After the Mountain Lions split a pair of games at Mansion Park, John Franco's homecoming as Altoona Area High School football coach hits the road for the first time this week.
The Lions will try to bounce back from a tough, hard-fought loss to Kiski Area in Harrison City - near Murrysville - where they'll face 1-1 Penn-Trafford in a Foothills Conference game that kicks off at 7:30 p.m. on Friday.
Franco admits he'll be learning quite a bit about his team this week. He's been trying to get them to understand that losing to Kiski following a one-sided, opening-game win over Norwin wasn't the end of the world, but this game will be the true test of the Lion players' psychological makeup.
"It's tough with a new team to gauge what they think and what they feel because you haven't been with them long enough," Franco said. "I hope it got through, but I know there's a lot to build here."
The most frustrating part of falling to Kiski might not have been the result itself as much as that Franco thought the Lions actually performed better against what appears to be a better team than they did in their first-game victory. Altoona outrushed Kiski, outpassed Kiski, won the turnover battle, committed just two penalties and held the Cavaliers to less than 200 yards.
"I was really pleased with our defense. Their kicking game and our offense put our defense in several bad situations, and our defense responded almost every time. They had five three-and-outs, and I think four of the five were in the second half to keep us in the game. Our special teams were 100 percent better than game 1," Franco said. "We have a 'winning things' chart that I've been using for about 20 years. It will give you a pretty good idea if you are going to win. There's 21 things on that chart, and we did just about every one of them right. I was disappointed in how our running backs and offensive line blocked.
"They made some plays when they had to, and we didn't. There were a lot of very good signs, but it was really frustrating, because we thought we would be able to build on our offensive success in game 1, and we really didn't."

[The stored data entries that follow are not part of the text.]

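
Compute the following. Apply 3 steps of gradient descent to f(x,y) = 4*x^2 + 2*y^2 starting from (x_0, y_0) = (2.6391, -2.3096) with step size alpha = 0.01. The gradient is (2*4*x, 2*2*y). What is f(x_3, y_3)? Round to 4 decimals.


Gradient descent on f(x,y) = 4*x^2 + 2*y^2.
Starting point: (2.6391, -2.3096), alpha = 0.01
Step 1: grad_x = 2*4*2.6391 = 21.1128, grad_y = 2*2*-2.3096 = -9.2384
  x_1 = 2.6391 - 0.01*21.1128 = 2.428
  y_1 = -2.3096 - 0.01*-9.2384 = -2.2172
Step 2: grad_x = 2*4*2.428 = 19.4238, grad_y = 2*2*-2.2172 = -8.8689
  x_2 = 2.428 - 0.01*19.4238 = 2.2337
  y_2 = -2.2172 - 0.01*-8.8689 = -2.1285
Step 3: grad_x = 2*4*2.2337 = 17.8699, grad_y = 2*2*-2.1285 = -8.5141
  x_3 = 2.2337 - 0.01*17.8699 = 2.055
  y_3 = -2.1285 - 0.01*-8.5141 = -2.0434
f(2.055, -2.0434) = 4*2.055^2 + 2*(-2.0434)^2 = 25.2435


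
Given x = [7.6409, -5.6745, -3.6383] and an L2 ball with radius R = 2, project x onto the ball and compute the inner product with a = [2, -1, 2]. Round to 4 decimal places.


Step 1: Compute ||x|| (intermediates to 6 decimals).
||x|| = sqrt(7.6409^2 + (-5.6745)^2 + (-3.6383)^2) = 10.189236
Step 2: Project.
Since ||x|| > R, scale = R/||x|| = 2/10.189236 = 0.196286, proj(x) = scale * x
proj(x) = [1.499802, -1.113825, -0.714147]
Step 3: Dot product.
a^T * proj(x) = 2*1.499802 - 1*(-1.113825) + 2*(-0.714147) = 2.6851


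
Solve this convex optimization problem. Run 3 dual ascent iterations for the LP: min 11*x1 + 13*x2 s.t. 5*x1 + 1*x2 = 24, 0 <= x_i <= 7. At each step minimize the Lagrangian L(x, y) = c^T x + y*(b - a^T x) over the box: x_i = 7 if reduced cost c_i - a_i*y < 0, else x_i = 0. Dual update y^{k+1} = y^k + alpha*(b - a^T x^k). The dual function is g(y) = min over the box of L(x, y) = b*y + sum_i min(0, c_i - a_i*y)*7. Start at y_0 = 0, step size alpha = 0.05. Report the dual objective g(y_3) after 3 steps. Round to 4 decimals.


Dual ascent for LP: min 11*x1 + 13*x2, 5*x1 + 1*x2 = 24, 0 <= x_i <= 7
Step 1: y^k = 0.0, reduced costs: (11.0, 13.0)
  x^k = (0.0, 0.0), subgradient = b - a^T x = 24.0
  y^{k+1} = 0.0 + 0.05*24.0 = 1.2
Step 2: y^k = 1.2, reduced costs: (5.0, 11.8)
  x^k = (0.0, 0.0), subgradient = b - a^T x = 24.0
  y^{k+1} = 1.2 + 0.05*24.0 = 2.4
Step 3: y^k = 2.4, reduced costs: (-1.0, 10.6)
  x^k = (7.0, 0.0), subgradient = b - a^T x = -11.0
  y^{k+1} = 2.4 + 0.05*-11.0 = 1.85
Dual objective at y_3 = 1.85: reduced costs (1.75, 11.15), box minimizer x = (0.0, 0.0)
g(y_3) = b*y + (c1 - a1*y)*x1 + (c2 - a2*y)*x2 = 24*1.85 + 1.75*0.0 + 11.15*0.0 = 44.4 + 0.0 + 0.0 = 44.4


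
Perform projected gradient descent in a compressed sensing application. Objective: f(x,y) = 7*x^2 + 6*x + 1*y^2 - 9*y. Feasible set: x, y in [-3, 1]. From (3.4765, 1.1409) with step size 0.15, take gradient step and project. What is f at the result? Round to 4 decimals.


Step 1: Compute gradient at (3.4765, 1.1409).
grad_x = 2*7*3.4765 + 6 = 54.671
grad_y = 2*1*1.1409 - 9 = -6.7182
Step 2: Gradient step.
x_raw = 3.4765 - 0.15*54.671 = -4.7242
y_raw = 1.1409 - 0.15*-6.7182 = 2.1486
Step 3: Project onto [-3, 1].
x_proj = clip(-4.7242) = -3.0
y_proj = clip(2.1486) = 1.0
Step 4: Evaluate f.
f(-3.0, 1.0) = 37.0


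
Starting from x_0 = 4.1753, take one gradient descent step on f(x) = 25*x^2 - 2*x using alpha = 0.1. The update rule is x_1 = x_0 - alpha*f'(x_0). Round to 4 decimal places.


We compute the gradient at x_0 and apply the update.
f'(x) = 50*x - 2
f'(4.1753) = 50*4.1753 - 2 = 206.765
x_1 = 4.1753 - 0.1*206.765 = -16.5012


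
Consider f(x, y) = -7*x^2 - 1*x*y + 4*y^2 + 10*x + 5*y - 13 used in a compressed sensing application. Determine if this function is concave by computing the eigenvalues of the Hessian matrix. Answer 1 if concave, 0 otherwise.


The Hessian of f(x,y) = -7*x^2 - 1*x*y + 4*y^2 + 10*x + 5*y - 13 is:
H = [[-14, -1], [-1, 8]]
Trace = -14 + 8 = -6
Determinant = -14*8 - (-1)^2 = -113
Discriminant = (-6)^2 - 4*-113 = 488.0
Eigenvalues: lambda_1 = -14.0454, lambda_2 = 8.0454
The function is not concave.

0


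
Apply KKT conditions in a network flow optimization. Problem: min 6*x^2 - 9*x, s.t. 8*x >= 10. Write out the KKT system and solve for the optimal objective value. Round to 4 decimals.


Step 1: Try lambda = 0 (constraint inactive).
x_unc = 9/(2*6) = 0.75
Check: 8*0.75 = 6.0 < 10 -- violated!
Step 2: Constraint must be active: 8*x = 10
x* = 10/8 = 1.25
lambda = (2*6*1.25 - 9)/8 = 0.75
Step 3: Compute optimal value.
f(x*) = 6*1.25^2 - 9*1.25 = -1.875


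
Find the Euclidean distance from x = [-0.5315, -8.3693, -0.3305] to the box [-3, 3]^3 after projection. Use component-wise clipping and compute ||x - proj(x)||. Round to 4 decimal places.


Project each component onto [-3, 3].
clip(-0.5315) = -0.5315, clip(-8.3693) = -3.0, clip(-0.3305) = -0.3305
Projection = [-0.5315, -3.0, -0.3305]
Squared diffs: [0.0, 28.8294, 0.0]
Distance = sqrt(28.8294) = 5.3693


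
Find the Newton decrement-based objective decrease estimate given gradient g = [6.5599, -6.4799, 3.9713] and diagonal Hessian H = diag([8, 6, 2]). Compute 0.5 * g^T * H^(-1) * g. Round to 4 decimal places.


Step 1: H is diagonal, so H^(-1) * g = [0.82, -1.08, 1.9857].
Step 2: g^T H^(-1) g = sum_i g_i^2 / H_ii
  = (6.5599)^2/8 + (-6.4799)^2/6 + (3.9713)^2/2
  = 5.379 + 6.9982 + 7.8856 = 20.2628
Step 3: Objective decrease = 0.5 * g^T H^(-1) g = 10.1314


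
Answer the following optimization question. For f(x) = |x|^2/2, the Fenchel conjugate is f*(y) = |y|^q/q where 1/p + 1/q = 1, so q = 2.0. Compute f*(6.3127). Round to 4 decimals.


The conjugate exponent q satisfies 1/p + 1/q = 1.
p = 2, so q = 2/(2 - 1) = 2.0
|y|^q = 6.3127^2.0 = 39.8502
f*(6.3127) = 39.8502 / 2.0 = 19.9251


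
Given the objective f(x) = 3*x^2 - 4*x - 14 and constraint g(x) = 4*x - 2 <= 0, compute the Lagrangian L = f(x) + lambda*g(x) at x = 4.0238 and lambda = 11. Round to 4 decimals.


Step 1: Evaluate f(x).
f(4.0238) = 3*4.0238^2 - 4*4.0238 - 14 = 18.4777
Step 2: Evaluate g(x).
g(4.0238) = 4*4.0238 - 2 = 14.0952
Step 3: Compute Lagrangian.
L = 18.4777 + 11*14.0952 = 173.5249


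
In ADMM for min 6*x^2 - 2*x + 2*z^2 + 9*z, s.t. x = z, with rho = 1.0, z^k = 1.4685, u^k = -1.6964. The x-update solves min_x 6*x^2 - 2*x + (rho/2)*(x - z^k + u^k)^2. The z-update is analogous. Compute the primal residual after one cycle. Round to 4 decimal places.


ADMM iteration with rho = 1.0, z^k = 1.4685, u^k = -1.6964
Step 1: x-update.
Minimize 6*x^2 - 2*x + (1.0/2)*(x - 1.4685 - 1.6964)^2
FOC: (2*6 + 1.0)*x = 2 + 1.0*(1.4685 + 1.6964)
x^{k+1} = 0.3973
Step 2: z-update.
Minimize 2*z^2 + 9*z + (1.0/2)*(0.3973 - z - 1.6964)^2
FOC: (2*2 + 1.0)*z = -9 + 1.0*(0.3973 - 1.6964)
z^{k+1} = -2.0598
Step 3: u-update.
u^{k+1} = -1.6964 + 0.3973 + 2.0598 = 0.7607
Step 4: Primal residual = |0.3973 + 2.0598| = 2.4571


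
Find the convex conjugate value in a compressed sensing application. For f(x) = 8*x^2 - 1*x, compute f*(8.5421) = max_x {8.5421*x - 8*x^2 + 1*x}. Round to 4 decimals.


f*(y) = sup_x {y*x - a*x^2 - b*x} = sup_x {(y-b)*x - a*x^2}
FOC: (y - b) - 2a*x = 0 => x* = (y - b)/(2a)
x* = (8.5421 + 1)/(2*8) = 0.5964
f*(8.5421) = (y-b)^2/(4a) = (8.5421 + 1)^2/(4*8)
= 91.0517/32 = 2.8454


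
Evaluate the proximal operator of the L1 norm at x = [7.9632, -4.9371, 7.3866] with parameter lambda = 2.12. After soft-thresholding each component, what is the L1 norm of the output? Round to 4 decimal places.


Soft-thresholding with lambda = 2.12:
prox(7.9632) = sign(7.9632)*max(|7.9632| - 2.12, 0) = 5.8432
prox(-4.9371) = sign(-4.9371)*max(|-4.9371| - 2.12, 0) = -2.8171
prox(7.3866) = sign(7.3866)*max(|7.3866| - 2.12, 0) = 5.2666
prox(x) = [5.8432, -2.8171, 5.2666]
||prox(x)||_1 = 5.8432 + 2.8171 + 5.2666 = 13.9269


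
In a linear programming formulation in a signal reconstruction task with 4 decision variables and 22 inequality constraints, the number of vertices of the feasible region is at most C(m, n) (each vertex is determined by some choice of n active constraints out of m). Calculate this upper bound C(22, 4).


Each vertex corresponds to some choice of n active constraints out of m, so the number of vertices is at most C(m, n) = m! / (n!(m-n)!).
m = 22, n = 4
Numerator: 22 * 21 * 20 * 19
Denominator: 4! = 24
C(22, 4) = 7315


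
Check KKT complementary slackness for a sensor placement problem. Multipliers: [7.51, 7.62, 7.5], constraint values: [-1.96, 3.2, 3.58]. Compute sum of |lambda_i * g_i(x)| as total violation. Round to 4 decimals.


KKT complementary slackness check:
lambda_1 * g_1 = 7.51 * -1.96 = -14.7196
lambda_2 * g_2 = 7.62 * 3.2 = 24.384
lambda_3 * g_3 = 7.5 * 3.58 = 26.85
Total violation = 14.7196 + 24.384 + 26.85 = 65.9536


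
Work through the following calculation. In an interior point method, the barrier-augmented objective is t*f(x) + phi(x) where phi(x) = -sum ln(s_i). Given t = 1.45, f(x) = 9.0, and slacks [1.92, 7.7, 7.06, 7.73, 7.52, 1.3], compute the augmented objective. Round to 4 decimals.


Step 1: Compute log-barrier.
ln values: [0.6523, 2.0412, 1.9544, 2.0451, 2.0176, 0.2624]
phi = -(0.6523 + 2.0412 + 1.9544 + 2.0451 + 2.0176 + 0.2624) = -8.973
Step 2: Compute augmented objective.
t*f(x) = 1.45*9.0 = 13.05
Total = 13.05 - 8.973 = 4.077


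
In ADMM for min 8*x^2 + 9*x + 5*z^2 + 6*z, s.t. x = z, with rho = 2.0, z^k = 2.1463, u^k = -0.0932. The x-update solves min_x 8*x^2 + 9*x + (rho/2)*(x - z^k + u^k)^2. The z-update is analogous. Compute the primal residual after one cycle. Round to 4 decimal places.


ADMM iteration with rho = 2.0, z^k = 2.1463, u^k = -0.0932
Step 1: x-update.
Minimize 8*x^2 + 9*x + (2.0/2)*(x - 2.1463 - 0.0932)^2
FOC: (2*8 + 2.0)*x = -9 + 2.0*(2.1463 + 0.0932)
x^{k+1} = -0.2512
Step 2: z-update.
Minimize 5*z^2 + 6*z + (2.0/2)*(-0.2512 - z - 0.0932)^2
FOC: (2*5 + 2.0)*z = -6 + 2.0*(-0.2512 - 0.0932)
z^{k+1} = -0.5574
Step 3: u-update.
u^{k+1} = -0.0932 - 0.2512 + 0.5574 = 0.213
Step 4: Primal residual = |-0.2512 + 0.5574| = 0.3062


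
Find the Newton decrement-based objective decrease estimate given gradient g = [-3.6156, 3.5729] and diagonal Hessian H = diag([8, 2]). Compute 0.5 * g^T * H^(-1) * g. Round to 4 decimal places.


Step 1: H is diagonal, so H^(-1) * g = [-0.452, 1.7865].
Step 2: g^T H^(-1) g = sum_i g_i^2 / H_ii
  = (-3.6156)^2/8 + (3.5729)^2/2
  = 1.6341 + 6.3828 = 8.0169
Step 3: Objective decrease = 0.5 * g^T H^(-1) g = 4.0084


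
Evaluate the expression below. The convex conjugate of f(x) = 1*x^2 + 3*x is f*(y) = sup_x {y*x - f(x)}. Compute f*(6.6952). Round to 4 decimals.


f*(y) = sup_x {y*x - a*x^2 - b*x} = sup_x {(y-b)*x - a*x^2}
FOC: (y - b) - 2a*x = 0 => x* = (y - b)/(2a)
x* = (6.6952 - 3)/(2*1) = 1.8476
f*(6.6952) = (y-b)^2/(4a) = (6.6952 - 3)^2/(4*1)
= 13.6545/4 = 3.4136


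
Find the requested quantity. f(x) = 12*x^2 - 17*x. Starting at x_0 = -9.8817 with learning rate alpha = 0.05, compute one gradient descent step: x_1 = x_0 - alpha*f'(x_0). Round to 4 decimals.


We compute the gradient at x_0 and apply the update.
f'(x) = 24*x - 17
f'(-9.8817) = 24*-9.8817 - 17 = -254.1608
x_1 = -9.8817 - 0.05*-254.1608 = 2.8263


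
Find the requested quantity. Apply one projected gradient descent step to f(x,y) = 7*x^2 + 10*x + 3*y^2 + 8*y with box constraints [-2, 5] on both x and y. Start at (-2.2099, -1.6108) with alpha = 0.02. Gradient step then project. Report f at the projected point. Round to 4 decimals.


Step 1: Compute gradient at (-2.2099, -1.6108).
grad_x = 2*7*-2.2099 + 10 = -20.9386
grad_y = 2*3*-1.6108 + 8 = -1.6648
Step 2: Gradient step.
x_raw = -2.2099 - 0.02*-20.9386 = -1.7911
y_raw = -1.6108 - 0.02*-1.6648 = -1.5775
Step 3: Project onto [-2, 5].
x_proj = clip(-1.7911) = -1.7911
y_proj = clip(-1.5775) = -1.5775
Step 4: Evaluate f.
f(-1.7911, -1.5775) = -0.6088


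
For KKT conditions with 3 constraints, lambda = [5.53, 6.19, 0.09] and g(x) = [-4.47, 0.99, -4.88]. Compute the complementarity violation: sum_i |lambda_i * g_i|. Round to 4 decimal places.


KKT complementary slackness check:
lambda_1 * g_1 = 5.53 * -4.47 = -24.7191
lambda_2 * g_2 = 6.19 * 0.99 = 6.1281
lambda_3 * g_3 = 0.09 * -4.88 = -0.4392
Total violation = 24.7191 + 6.1281 + 0.4392 = 31.2864


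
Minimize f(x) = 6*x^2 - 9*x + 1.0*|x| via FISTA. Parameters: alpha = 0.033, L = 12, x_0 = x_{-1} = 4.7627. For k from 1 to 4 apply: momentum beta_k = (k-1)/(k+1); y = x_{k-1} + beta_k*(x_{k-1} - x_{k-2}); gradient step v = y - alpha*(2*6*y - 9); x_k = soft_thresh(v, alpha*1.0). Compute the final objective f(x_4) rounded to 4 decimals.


FISTA on f(x) = 6*x^2 - 9*x + 1.0*|x|
L = 12, alpha = 0.033
Iteration 1: beta = 0.0, y = 4.7627 + 0.0*(4.7627 - 4.7627) = 4.7627
  grad(y) = 48.1524, v = y - alpha*grad = 3.1737
  prox(v) = soft_thresh(3.1737, 0.033) = 3.1407
Iteration 2: beta = 0.3333, y = 3.1407 + 0.3333*(3.1407 - 4.7627) = 2.6
  grad(y) = 22.1999, v = y - alpha*grad = 1.8674
  prox(v) = soft_thresh(1.8674, 0.033) = 1.8344
Iteration 3: beta = 0.5, y = 1.8344 + 0.5*(1.8344 - 3.1407) = 1.1813
  grad(y) = 5.1751, v = y - alpha*grad = 1.0105
  prox(v) = soft_thresh(1.0105, 0.033) = 0.9775
Iteration 4: beta = 0.6, y = 0.9775 + 0.6*(0.9775 - 1.8344) = 0.4633
  grad(y) = -3.44, v = y - alpha*grad = 0.5769
  prox(v) = soft_thresh(0.5769, 0.033) = 0.5439
f(x_4) = 6*0.5439^2 - 9*0.5439 + 1.0*|0.5439| = -2.5762


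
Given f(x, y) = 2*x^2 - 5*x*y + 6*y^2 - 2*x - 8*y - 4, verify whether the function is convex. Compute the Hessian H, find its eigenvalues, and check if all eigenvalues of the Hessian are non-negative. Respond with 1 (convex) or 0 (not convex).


The Hessian of f(x,y) = 2*x^2 - 5*x*y + 6*y^2 - 2*x - 8*y - 4 is:
H = [[4, -5], [-5, 12]]
Trace = 4 + 12 = 16
Determinant = 4*12 - (-5)^2 = 23
Discriminant = (16)^2 - 4*23 = 164.0
Eigenvalues: lambda_1 = 1.5969, lambda_2 = 14.4031
The function is convex.

1


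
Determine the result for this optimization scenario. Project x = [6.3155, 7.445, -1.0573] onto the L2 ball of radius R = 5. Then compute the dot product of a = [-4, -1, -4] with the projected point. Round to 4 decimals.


Step 1: Compute ||x|| (intermediates to 6 decimals).
||x|| = sqrt(6.3155^2 + 7.445^2 + (-1.0573)^2) = 9.819952
Step 2: Project.
Since ||x|| > R, scale = R/||x|| = 5/9.819952 = 0.509167, proj(x) = scale * x
proj(x) = [3.215644, 3.790748, -0.538342]
Step 3: Dot product.
a^T * proj(x) = -4*3.215644 - 1*3.790748 - 4*(-0.538342) = -14.5


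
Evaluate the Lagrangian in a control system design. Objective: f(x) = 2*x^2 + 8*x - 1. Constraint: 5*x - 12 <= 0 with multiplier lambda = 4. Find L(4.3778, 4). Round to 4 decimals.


Step 1: Evaluate f(x).
f(4.3778) = 2*4.3778^2 + 8*4.3778 - 1 = 72.3527
Step 2: Evaluate g(x).
g(4.3778) = 5*4.3778 - 12 = 9.889
Step 3: Compute Lagrangian.
L = 72.3527 + 4*9.889 = 111.9087


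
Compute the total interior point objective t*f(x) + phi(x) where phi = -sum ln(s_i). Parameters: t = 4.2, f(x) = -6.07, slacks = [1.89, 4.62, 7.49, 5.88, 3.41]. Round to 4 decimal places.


Step 1: Compute log-barrier.
ln values: [0.6366, 1.5304, 2.0136, 1.7716, 1.2267]
phi = -(0.6366 + 1.5304 + 2.0136 + 1.7716 + 1.2267) = -7.1788
Step 2: Compute augmented objective.
t*f(x) = 4.2*-6.07 = -25.494
Total = -25.494 - 7.1788 = -32.6728


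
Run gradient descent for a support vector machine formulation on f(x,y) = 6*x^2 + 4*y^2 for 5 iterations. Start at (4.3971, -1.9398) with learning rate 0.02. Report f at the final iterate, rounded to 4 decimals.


Gradient descent on f(x,y) = 6*x^2 + 4*y^2.
Starting point: (4.3971, -1.9398), alpha = 0.02
Step 1: grad_x = 2*6*4.3971 = 52.7652, grad_y = 2*4*-1.9398 = -15.5184
  x_1 = 4.3971 - 0.02*52.7652 = 3.3418
  y_1 = -1.9398 - 0.02*-15.5184 = -1.6294
Step 2: grad_x = 2*6*3.3418 = 40.1016, grad_y = 2*4*-1.6294 = -13.0355
  x_2 = 3.3418 - 0.02*40.1016 = 2.5398
  y_2 = -1.6294 - 0.02*-13.0355 = -1.3687
Step 3: grad_x = 2*6*2.5398 = 30.4772, grad_y = 2*4*-1.3687 = -10.9498
  x_3 = 2.5398 - 0.02*30.4772 = 1.9302
  y_3 = -1.3687 - 0.02*-10.9498 = -1.1497
Step 4: grad_x = 2*6*1.9302 = 23.1627, grad_y = 2*4*-1.1497 = -9.1978
  x_4 = 1.9302 - 0.02*23.1627 = 1.467
  y_4 = -1.1497 - 0.02*-9.1978 = -0.9658
Step 5: grad_x = 2*6*1.467 = 17.6036, grad_y = 2*4*-0.9658 = -7.7262
  x_5 = 1.467 - 0.02*17.6036 = 1.1149
  y_5 = -0.9658 - 0.02*-7.7262 = -0.8112
f(1.1149, -0.8112) = 6*1.1149^2 + 4*(-0.8112)^2 = 10.0904


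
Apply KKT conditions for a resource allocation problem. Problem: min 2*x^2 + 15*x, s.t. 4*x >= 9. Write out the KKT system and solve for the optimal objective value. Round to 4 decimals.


Step 1: Try lambda = 0 (constraint inactive).
x_unc = -15/(2*2) = -3.75
Check: 4*-3.75 = -15.0 < 9 -- violated!
Step 2: Constraint must be active: 4*x = 9
x* = 9/4 = 2.25
lambda = (2*2*2.25 + 15)/4 = 6.0
Step 3: Compute optimal value.
f(x*) = 2*2.25^2 + 15*2.25 = 43.875


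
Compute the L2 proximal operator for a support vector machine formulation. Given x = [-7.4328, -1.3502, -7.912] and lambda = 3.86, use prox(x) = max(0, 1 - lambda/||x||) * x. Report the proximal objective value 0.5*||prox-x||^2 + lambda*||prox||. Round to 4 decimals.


Step 1: Compute ||x||.
||x|| = 10.9393
Step 2: Compute scaling factor.
scale = max(0, 1 - 3.86/10.9393) = 0.6471
Step 3: prox(x) = [-4.8101, -0.8738, -5.1202]
||prox(x)|| = 7.0793
Step 4: Proximal objective.
0.5*||prox-x||^2 = 7.4498
lambda*||prox|| = 27.3261
Total = 34.7761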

While Kiski seems like it might be a program on the rise, Penn-Trafford is one that already has arrived. The Warriors were 10-1 last year and even beat Gateway in the regular season on their way to winning the Foothills Conference championship.
Penn-Trafford has a drastically different look this year, though, with new starters manning 19 positions.
"We're still feeling ourselves out as to what our identity is on both sides of the ball. Fortunately, we have a few guys back on defense, and they've been carrying us while we figure things out," P-T coach John Ruane said. "I like our progress. I think we've been getting a little bit better each day."
The Warriors opened the season with a 28-14 loss to typically tough North Hills but came back last week to down Norwin, 27-7.
The primary weapon offensively for Penn-Trafford in the early going has been 6-foot-1, 180-pound converted-receiver Dorian Stevens, who not only leads the team in passing but rushing - he's responsible for 298 yards of total offense.
"Everything revolves around him, and he is a play-maker," Franco said.
Although it wasn't as effective against Kiski as it was against Norwin, Altoona still is averaging 173.5 yards on the ground. Avery Howsare has 163 yards, while Mante Barnes is up to 135.
"They're a big, physical team. They like to run the ball off-tackle and pound you into submission," Ruane said. "You know it's coming, and they still bring it and do a nice job of it."
The road hasn't been very hospitable to the Lions over the last few seasons. Altoona's only win away from home in 2011 was at Kiski; that was the Lions' first road win since early 2008. Franco, though, isn't a believer in any kind of road jinx.
"I think overall, [being at home] might be a little bit of an advantage, but I think that's really more of a reflection of where the program's been," Franco said.